Of all the commuter cities west of the Hudson River, Newark, N.J., gets the least respect from real estate professionals.
Some of the reasons for this are understandable; Newark is more of a pain in the posterior to commute to than Jersey City. It doesn’t have the stock of brownstones of Hoboken. The city was devastated by riots a half-century ago and never quite regained its footing.
But those objections look puny when you consider that major real estate players like Edison Properties and Lotus Equity Group and basketball legend Shaquille O’Neal are investing tens of millions of dollars into hundreds of thousands of square feet of real estate. And the fact that the crime rate is the lowest it’s been since 1967.
“We think the way to change the dynamic is to create critical mass,” Ben Korman, the chief executive officer and founder of Lotus, told Commercial Observer. “It can’t happen organically.” And Korman is not the only one doing his part.
Beit started assembling lots for the project in 2005. The idea behind Teachers Village was that education and educators would be at the heart of the project. “Our goal is to get 70 percent teachers [as residents],” Beit said. They’ve marketed it directly to educators and found that the reaction has been extremely positive. “Just the fact that we have a community for them makes teachers feel supported.”
All but a handful of the apartments are leased, and Beit is gearing up for the next phase of his master plan: Four Corners, three ground-up buildings consisting of a 130-key hotel, 107 rentals and retail, which he’s aiming to have finished in the second quarter of 2019.
Can an area gentrify without the requisite Whole Foods?

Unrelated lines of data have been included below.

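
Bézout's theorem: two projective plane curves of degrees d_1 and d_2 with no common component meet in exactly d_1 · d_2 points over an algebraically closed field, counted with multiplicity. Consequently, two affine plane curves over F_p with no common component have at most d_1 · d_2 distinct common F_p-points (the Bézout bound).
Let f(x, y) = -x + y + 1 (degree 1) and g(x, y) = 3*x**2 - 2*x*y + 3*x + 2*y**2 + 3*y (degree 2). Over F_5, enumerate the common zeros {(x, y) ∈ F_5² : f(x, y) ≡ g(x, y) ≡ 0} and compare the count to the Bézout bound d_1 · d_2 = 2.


Common zeros: ∅; count = 0; Bézout bound = 2.

deg(f) = 1, deg(g) = 2, so Bézout bound = 2.
Scan x ∈ F_5. For each x, list the y ∈ F_5 with f(x, y) ≡ 0 and those with g(x, y) ≡ 0 (mod 5); the common zeros in that column are the intersection.
  x = 0: f ≡ 0 at y ∈ {4}; g ≡ 0 at y ∈ {0, 1}; common: ∅.
  x = 1: f ≡ 0 at y ∈ {0}; g ≡ 0 at y ∈ ∅; common: ∅.
  x = 2: f ≡ 0 at y ∈ {1}; g ≡ 0 at y ∈ ∅; common: ∅.
  x = 3: f ≡ 0 at y ∈ {2}; g ≡ 0 at y ∈ {1, 3}; common: ∅.
  x = 4: f ≡ 0 at y ∈ {3}; g ≡ 0 at y ∈ {0}; common: ∅.
Collecting: common zeros = ∅, so the count is 0.
Comparison with the Bézout bound: 0 ≤ 2 = deg(f)·deg(g), as expected for curves with no common component (the affine F_5-count falls short of the bound because intersections may lie at infinity, over extension fields, or carry multiplicity).


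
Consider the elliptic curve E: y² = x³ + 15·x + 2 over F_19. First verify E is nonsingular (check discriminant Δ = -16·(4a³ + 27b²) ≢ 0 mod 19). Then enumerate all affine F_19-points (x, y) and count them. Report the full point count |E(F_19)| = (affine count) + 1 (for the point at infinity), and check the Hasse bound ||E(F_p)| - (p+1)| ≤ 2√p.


Affine points = {(3, 6), (3, 13), (6, 2), (6, 17), (8, 8), (8, 11), (9, 7), (9, 12), (11, 4), (11, 15), (13, 0), (14, 7), (14, 12), (15, 7), (15, 12), (16, 5), (16, 14), (18, 9), (18, 10)}; affine count = 19; |E(F_19)| = 20.

Discriminant check: Δ ∝ 4a³ + 27b² = 4·15³ + 27·2² = 4·3375 + 27·4 ≡ 4 (mod 19). Nonzero ⇒ E is nonsingular.
For each x ∈ F_19, compute rhs = x³ + 15·x + 2 mod 19, then count y ∈ F_19 with y² ≡ rhs.
  x = 0: rhs = 2, matching y values: none (0 points).
  x = 1: rhs = 18, matching y values: none (0 points).
  x = 2: rhs = 2, matching y values: none (0 points).
  x = 3: rhs = 17, matching y values: 6, 13 (2 points).
  x = 4: rhs = 12, matching y values: none (0 points).
  x = 5: rhs = 12, matching y values: none (0 points).
  x = 6: rhs = 4, matching y values: 2, 17 (2 points).
  x = 7: rhs = 13, matching y values: none (0 points).
  x = 8: rhs = 7, matching y values: 8, 11 (2 points).
  x = 9: rhs = 11, matching y values: 7, 12 (2 points).
  x = 10: rhs = 12, matching y values: none (0 points).
  x = 11: rhs = 16, matching y values: 4, 15 (2 points).
  x = 12: rhs = 10, matching y values: none (0 points).
  x = 13: rhs = 0, matching y values: 0 (1 points).
  x = 14: rhs = 11, matching y values: 7, 12 (2 points).
  x = 15: rhs = 11, matching y values: 7, 12 (2 points).
  x = 16: rhs = 6, matching y values: 5, 14 (2 points).
  x = 17: rhs = 2, matching y values: none (0 points).
  x = 18: rhs = 5, matching y values: 9, 10 (2 points).
Total affine count: 19.
Full point count |E(F_19)| = 19 + 1 = 20.
Hasse bound: |20 − (19+1)| = |0| = 0 ≤ 2√19 ≈ 8.7178 ✓.


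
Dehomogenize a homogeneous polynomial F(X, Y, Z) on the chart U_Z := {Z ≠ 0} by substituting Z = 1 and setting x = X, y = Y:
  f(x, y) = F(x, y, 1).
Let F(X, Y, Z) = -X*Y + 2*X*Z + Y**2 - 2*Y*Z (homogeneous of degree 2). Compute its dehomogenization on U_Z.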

Well, Newark won’t need to worry about finding out. A 30,000-square-foot Whole Foods opened earlier this year at the old Hahne & Company building, just across Military Park from the New Jersey Performing Arts Center (NJPAC).
But the Whole Foods is only one reason to get excited about that particular building; it is the anchor of the 115-year-old, 400,000-square-foot namesake department store (with another 100,000 square feet tacked on) that had been vacant since the 1980s and has been converted into a mixed-use extravaganza.

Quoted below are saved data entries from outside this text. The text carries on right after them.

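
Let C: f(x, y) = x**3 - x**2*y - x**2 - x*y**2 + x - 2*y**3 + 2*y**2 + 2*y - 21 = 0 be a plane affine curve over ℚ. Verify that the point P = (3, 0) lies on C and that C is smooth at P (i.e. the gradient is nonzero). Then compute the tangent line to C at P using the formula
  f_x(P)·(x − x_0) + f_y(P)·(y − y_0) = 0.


Tangent line at P: 22*x - 7*y - 66 = 0.

Step 1: f(3, 0) = 0, so P lies on C.
Step 2: partial derivatives
  f_x(x, y) = 3*x**2 - 2*x*y - 2*x - y**2 + 1, f_y(x, y) = -x**2 - 2*x*y - 6*y**2 + 4*y + 2.
  f_x(P) = 22, f_y(P) = -7 (gradient nonzero, so P is smooth).
Step 3: tangent line at P: 22·(x − 3) + -7·(y − 0) = 0.
Expanding: 22*x - 7*y - 66 = 0.


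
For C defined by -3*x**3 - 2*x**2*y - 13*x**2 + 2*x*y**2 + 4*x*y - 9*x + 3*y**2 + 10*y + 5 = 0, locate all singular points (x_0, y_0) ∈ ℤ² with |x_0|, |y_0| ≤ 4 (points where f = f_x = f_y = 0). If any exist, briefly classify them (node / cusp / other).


Singular points: {(-1, -2)}; classification: cusp.

Compute partial derivatives:
  f_x = -9*x**2 - 4*x*y - 26*x + 2*y**2 + 4*y - 9.
  f_y = -2*x**2 + 4*x*y + 4*x + 6*y + 10.
Scan x_0 ∈ {−4, ..., 4}. For each x_0, f_y(x_0, y) is a polynomial in y; find its integer roots y ∈ {−4, ..., 4}, then test f_x and f at those candidates.
  x = -4: f_y(-4, y) = -10*y - 38; no integer root y with |y| ≤ 4.
  x = -3: f_y(-3, y) = -6*y - 20; no integer root y with |y| ≤ 4.
  x = -2: f_y(-2, y) = -2*y - 6; vanishes at y ∈ {-3}. (-2, -3): f_x = -11 ≠ 0.
  x = -1: f_y(-1, y) = 2*y + 4; vanishes at y ∈ {-2}. (-1, -2): f_x = 0, f = 0 — SINGULAR.
  x = 0: f_y(0, y) = 6*y + 10; no integer root y with |y| ≤ 4.
  x = 1: f_y(1, y) = 10*y + 12; no integer root y with |y| ≤ 4.
  x = 2: f_y(2, y) = 14*y + 10; no integer root y with |y| ≤ 4.
  x = 3: f_y(3, y) = 18*y + 4; no integer root y with |y| ≤ 4.
  x = 4: f_y(4, y) = 22*y - 6; no integer root y with |y| ≤ 4.
Only singular point on the grid: (-1, -2).
Classify: substitute x = -1 + u, y = -2 + v and expand: f = -3*u**3 - 2*u**2*v + 2*u*v**2 + v**2.
No constant or linear terms (consistent with a singular point). Quadratic part: v**2. Cubic part: -3*u**3 - 2*u**2*v + 2*u*v**2.
The quadratic part v**2 is a perfect square, so there is a single (double) tangent line v = 0, i.e. y = -2. Restricting the cubic part to that line (v = 0) leaves -3*u**3 ≠ 0, so f is not divisible by v and the branch is v² ≈ 3*u**3 to lowest order — this is a cusp.
Classification: cusp.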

“Rutgers [University] is taking about 50,000 square feet for a collaborative arts space,” said Jonathan Cortell, the vice president of development for the building’s developer, L+M Development. “They’re one of the vital anchors of the project.” But there’s more: Chef Marcus Samuelsson of Red Rooster is opening up a 2,250-square-foot restaurant on the project’s Halsey Street border. There’s also a Petco; a Kite + Key (the Rutgers equivalent of an Apple store); and a coworking space all in the works.
However, the stadium made for an enticing piece of real estate for Lotus’ Korman, who is taking a big swing at the property when he picked up the stadium last fall for $23.5 million.
The plan that Korman has drawn up is for a 2.3-million-square-foot mixed-use development, consisting of housing, office, retail and cultural space. (Sorry, baseball lovers; the stadium will be razed.)
“We’re doing everything we can to break ground in 2019,” Korman said. “We hope to start the permitting process later this year.”
“Brooklyn has a lot of housing and not much office presence,” Korman noted. “It’s the opposite problem here.”
Amen to that.
The list of corporate behemoths that have chosen Newark as their home would impress the most skeptical observer: Prudential has their world headquarters in Newark. (The insurer has been in the city since the 19th century, and the city’s indoor arena that opened in 2007 and hosts the New Jersey Devils is named the Prudential Center.) There’s Audible, which has 1,000 employees and is gearing up to expand its office space dramatically. (Last month, The New York Times ran a story about how Audible was paying $2,000 a month in free rent at the Hahne Building for 20 of its lucky employees as part of a housing lottery.) Panasonic’s North American headquarters is in Newark.
Richard Meier isn’t the only Newark son who came back to make his mark on his hometown’s skyline.
Basketball legend Shaquille O’Neal has also returned to spread some of his largesse with the under-construction One Rector, the 168-unit rental on which he is a backer along with Boraie Development.
The $75 million ground-up project adjacent to NJPAC will feature market-rate studios starting at $1,400 per month, one-bedrooms beginning at $1,700 per month and two-bedrooms starting at $2,300 monthly. “It’s an affordably priced building,” said Wasseem Boraie, the vice president of development at Boraie.
Of course, O’Neal has been “involved with a lot of things in Newark,” Boraie said. “We developed a movie theater, CityPlex 12, with him.” This replaced a six-screen Loews multiplex a few years ago. As for One Rector, the project is expected to be completed next year.